Professor Devin Naar Talks on His Role Collecting Family Histories
This evening we heard Prof. Devin Naar talk about the Seattle Sephardic legacy. Dr. Naar is collecting “Seattle Sephardic Treasures” lent or donated to the University of Washington for digitization, preservation and study. These letters, poems, photographs and books illuminate the history of the Sephardim who immigrated to Seattle, and expand the opportunity to understand how they came from living under the Ottomans to create a very new life in Seattle. As an academic, Dr. Naar made it very clear that the digital collection is available for view and study by all. He has already had queries from people in twenty countries, including scholars who have the opportunity to read the over 700 items he has in Ladino, the Jewish language of Sephardic Jews living under the Ottomans. That language, at least as an everyday spoken language, will soon be extinct.
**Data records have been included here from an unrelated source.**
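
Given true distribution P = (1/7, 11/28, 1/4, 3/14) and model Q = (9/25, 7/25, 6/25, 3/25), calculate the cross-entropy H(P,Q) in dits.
0.6328 dits

Cross-entropy: H(P,Q) = -Σ p(x) log q(x)

Alternatively: H(P,Q) = H(P) + D_KL(P||Q)
H(P) = 0.5740 dits
D_KL(P||Q) = 0.0588 dits

H(P,Q) = 0.5740 + 0.0588 = 0.6328 dits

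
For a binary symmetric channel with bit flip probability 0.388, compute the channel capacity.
0.0365 bits

For a binary symmetric channel (BSC) with error probability p:
Capacity C = 1 - H(p) bits per symbol

where H(p) = -p log₂(p) - (1-p) log₂(1-p) is the binary entropy function.

H(0.388) = 0.9635 bits
C = 1 - 0.9635 = 0.0365 bits per symbol

This means we can reliably transmit up to 0.0365 bits of information per channel use.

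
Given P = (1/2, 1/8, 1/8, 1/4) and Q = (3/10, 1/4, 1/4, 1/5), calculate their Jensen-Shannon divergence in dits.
0.0153 dits

Jensen-Shannon divergence is:
JSD(P||Q) = 0.5 × D_KL(P||M) + 0.5 × D_KL(Q||M)
where M = 0.5 × (P + Q) is the mixture distribution.

M = 0.5 × (1/2, 1/8, 1/8, 1/4) + 0.5 × (3/10, 1/4, 1/4, 1/5) = (2/5, 3/16, 3/16, 9/40)

D_KL(P||M) = 0.0159 dits
D_KL(Q||M) = 0.0148 dits

JSD(P||Q) = 0.5 × 0.0159 + 0.5 × 0.0148 = 0.0153 dits

Unlike KL divergence, JSD is symmetric and bounded: 0 ≤ JSD ≤ log(2).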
It is unfortunate that my husband’s siblings do not understand that this is the customary, and expected, procedure at universities.
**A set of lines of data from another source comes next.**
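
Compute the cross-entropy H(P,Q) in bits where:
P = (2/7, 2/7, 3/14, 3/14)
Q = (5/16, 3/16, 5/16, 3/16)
2.0466 bits

Cross-entropy: H(P,Q) = -Σ p(x) log q(x)

Alternatively: H(P,Q) = H(P) + D_KL(P||Q)
H(P) = 1.9852 bits
D_KL(P||Q) = 0.0613 bits

H(P,Q) = 1.9852 + 0.0613 = 2.0466 bits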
As Steve has written about on The Ave, his brother and sister want to restrict Steve from possibly writing about their father’s legacy in entering Buchenwald concentration camp days before Gen. Patton. They are willing to allow the photographs Dr. Robert Schwartz made under adverse conditions “rot” rather than allow Steve access to items of which he is part owner. They are willing to allow the death of survivors, both inmates and the American Army personnel who came to liberate the camp, without the opportunity for these survivors to recognize themselves or others, to obtain some little relief from their horrid memories and to add to the knowledge this collection should bring to future generations, including to Steve and my granddaughter. Soon, all of these survivors will be dead, just as the Ladino legacy of Professor Naar would perish without his efforts.